The latest data on the future viability of federal social insurance programs are mixed. While the outlook for Medicare improved slightly in the recently-released Social Security Administration Trustees’ annual report, Social Security’s anticipated insolvency date remained unchanged at 2033.
As Social Security and Medicare remain a significant part of retirement planning for most workers, it is important for clients to understand the challenges facing these programs and incorporate this information in their retirement planning.
The report found that Social Security would not be able to provide total benefits as of 2033, but rather pay out only about 75% of total benefits due to recipients after that date. In addition, the Trustees noted that some beneficiaries, including those who receive benefits from the disability fund portion of Social Security, would soon experience a reduction in benefits as the fund would be depleted as early as 2016.

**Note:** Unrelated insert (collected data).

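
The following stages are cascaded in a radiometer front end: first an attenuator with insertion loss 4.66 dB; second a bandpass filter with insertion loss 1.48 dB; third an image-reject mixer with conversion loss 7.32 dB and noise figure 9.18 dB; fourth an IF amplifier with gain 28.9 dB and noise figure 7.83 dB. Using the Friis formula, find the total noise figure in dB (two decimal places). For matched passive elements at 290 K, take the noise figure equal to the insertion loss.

21.66 dB

Convert to linear (a loss of L dB is a gain of −L dB): F_i = 10^(NF_i/10), G_i = 10^(G_i,dB/10)
  Stage 1: F_1 = 10^(4.66/10) = 2.924, G_1 = 10^(−4.66/10) = 0.3420
  Stage 2: F_2 = 10^(1.48/10) = 1.406, G_2 = 10^(−1.48/10) = 0.7112
  Stage 3: F_3 = 10^(9.18/10) = 8.279, G_3 = 10^(−7.32/10) = 0.1854
  Stage 4: F_4 = 10^(7.83/10) = 6.067, G_4 = 10^(28.9/10) = 776.2
Friis cascade:
  F = 2.924 + (1.406 − 1)/0.3420 + (8.279 − 1)/0.2432 + (6.067 − 1)/0.04508 = 146.4
NF = 10 log₁₀(146.4) = 21.66 dB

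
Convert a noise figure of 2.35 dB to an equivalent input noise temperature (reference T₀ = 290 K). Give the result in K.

F = 10^(2.35/10) = 1.71791
T_e = (F − 1)·T₀ = (1.71791 − 1) × 290 = 208 K

208 K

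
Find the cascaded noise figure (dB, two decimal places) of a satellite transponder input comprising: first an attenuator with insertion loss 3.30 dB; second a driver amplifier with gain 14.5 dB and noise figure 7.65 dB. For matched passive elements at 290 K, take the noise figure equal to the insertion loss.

Convert to linear (a loss of L dB is a gain of −L dB): F_i = 10^(NF_i/10), G_i = 10^(G_i,dB/10)
  Stage 1: F_1 = 10^(3.30/10) = 2.138, G_1 = 10^(−3.30/10) = 0.4677
  Stage 2: F_2 = 10^(7.65/10) = 5.821, G_2 = 10^(14.5/10) = 28.18
Friis cascade:
  F = 2.138 + (5.821 − 1)/0.4677 = 12.45
NF = 10 log₁₀(12.45) = 10.95 dB

10.95 dB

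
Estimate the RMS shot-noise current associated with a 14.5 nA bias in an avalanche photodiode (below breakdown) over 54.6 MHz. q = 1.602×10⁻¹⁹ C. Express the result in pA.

I_n = √(2qI·B)
2qI·B = 2 × 1.602×10⁻¹⁹ × 1.45×10⁻⁸ × 5.46×10⁷ = 2.54×10⁻¹⁹ A²
I_n = √(2.54×10⁻¹⁹) = 5.04×10⁻¹⁰ A = 504 pA

504 pA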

In a positive aspect of the board’s analysis, the estimated insolvency date for Medicare was projected at 2026, representing a two-year extension over last year’s outlook. The improved estimate for Medicare was due to an estimated reduction in health-care costs, the report noted.

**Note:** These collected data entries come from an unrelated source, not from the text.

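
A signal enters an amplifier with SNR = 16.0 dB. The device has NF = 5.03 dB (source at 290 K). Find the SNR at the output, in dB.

By definition F = SNR_in/SNR_out, so in dB: SNR_out = SNR_in − NF
SNR_out = 16.0 − 5.03 = 10.97 dB

10.97 dB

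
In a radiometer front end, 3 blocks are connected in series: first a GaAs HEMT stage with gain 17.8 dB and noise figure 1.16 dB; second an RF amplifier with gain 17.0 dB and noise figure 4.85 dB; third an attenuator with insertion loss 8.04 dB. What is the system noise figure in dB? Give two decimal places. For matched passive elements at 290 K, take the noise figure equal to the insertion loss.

Convert to linear (a loss of L dB is a gain of −L dB): F_i = 10^(NF_i/10), G_i = 10^(G_i,dB/10)
  Stage 1: F_1 = 10^(1.16/10) = 1.306, G_1 = 10^(17.8/10) = 60.26
  Stage 2: F_2 = 10^(4.85/10) = 3.055, G_2 = 10^(17.0/10) = 50.12
  Stage 3: F_3 = 10^(8.04/10) = 6.368, G_3 = 10^(−8.04/10) = 0.1570
Friis cascade:
  F = 1.306 + (3.055 − 1)/60.26 + (6.368 − 1)/3020 = 1.342
NF = 10 log₁₀(1.342) = 1.28 dB

1.28 dB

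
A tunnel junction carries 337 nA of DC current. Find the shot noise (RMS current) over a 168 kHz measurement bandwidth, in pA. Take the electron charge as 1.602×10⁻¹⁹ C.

I_n = √(2qI·B)
2qI·B = 2 × 1.602×10⁻¹⁹ × 3.37×10⁻⁷ × 1.68×10⁵ = 1.81×10⁻²⁰ A²
I_n = √(1.81×10⁻²⁰) = 1.35×10⁻¹⁰ A = 135 pA

135 pA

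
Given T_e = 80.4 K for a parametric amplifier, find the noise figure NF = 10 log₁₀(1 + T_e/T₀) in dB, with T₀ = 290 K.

F = 1 + T_e/T₀ = 1 + 80.4/290 = 1.27724
NF = 10 log₁₀(1.27724) = 1.06 dB

1.06 dB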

Social Security remains a part of retirement planning for most Americans across all income levels. Putnam, in conjunction with BrightWork Partners, conducted a Lifetime Income Score℠ Survey that found American workers are projected to replace an average of 61% of their income in retirement, including Social Security. Without Social Security, that number fell to 22%.

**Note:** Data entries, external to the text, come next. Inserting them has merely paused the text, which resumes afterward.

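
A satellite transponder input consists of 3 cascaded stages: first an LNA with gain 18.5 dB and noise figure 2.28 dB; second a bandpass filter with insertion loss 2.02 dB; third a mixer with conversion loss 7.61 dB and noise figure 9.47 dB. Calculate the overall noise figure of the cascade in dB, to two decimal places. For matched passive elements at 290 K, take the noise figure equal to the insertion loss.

2.73 dB

Convert to linear (a loss of L dB is a gain of −L dB): F_i = 10^(NF_i/10), G_i = 10^(G_i,dB/10)
  Stage 1: F_1 = 10^(2.28/10) = 1.690, G_1 = 10^(18.5/10) = 70.79
  Stage 2: F_2 = 10^(2.02/10) = 1.592, G_2 = 10^(−2.02/10) = 0.6281
  Stage 3: F_3 = 10^(9.47/10) = 8.851, G_3 = 10^(−7.61/10) = 0.1734
Friis cascade:
  F = 1.690 + (1.592 − 1)/70.79 + (8.851 − 1)/44.46 = 1.875
NF = 10 log₁₀(1.875) = 2.73 dB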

Source: Putnam Lifetime Income Score℠ Survey, 2013.
The Putnam Lifetime Income Survey, with research methodology provided by the Putnam Institute, was conducted online by Brightwork Partners and completed in January 2013. The survey of 4,089 working adults age 18 to 65 was weighted to U.S. Census parameters for all working adults.
The survey also found that households expect Social Security to represent 33% of income in retirement. But 68% were “not very confident” or “not confident at all” about being able to count on receiving their full Social Security benefits in retirement.
Given the uncertainty surrounding future benefits from these programs, it’s important to emphasize with clients that they need to use all available investment options, such as workplace retirement savings plans and Individual Retirement Accounts, to build enough savings to generate sufficient income in retirement. The rising cost of health-care is another aspect that should be an integral part of retirement planning.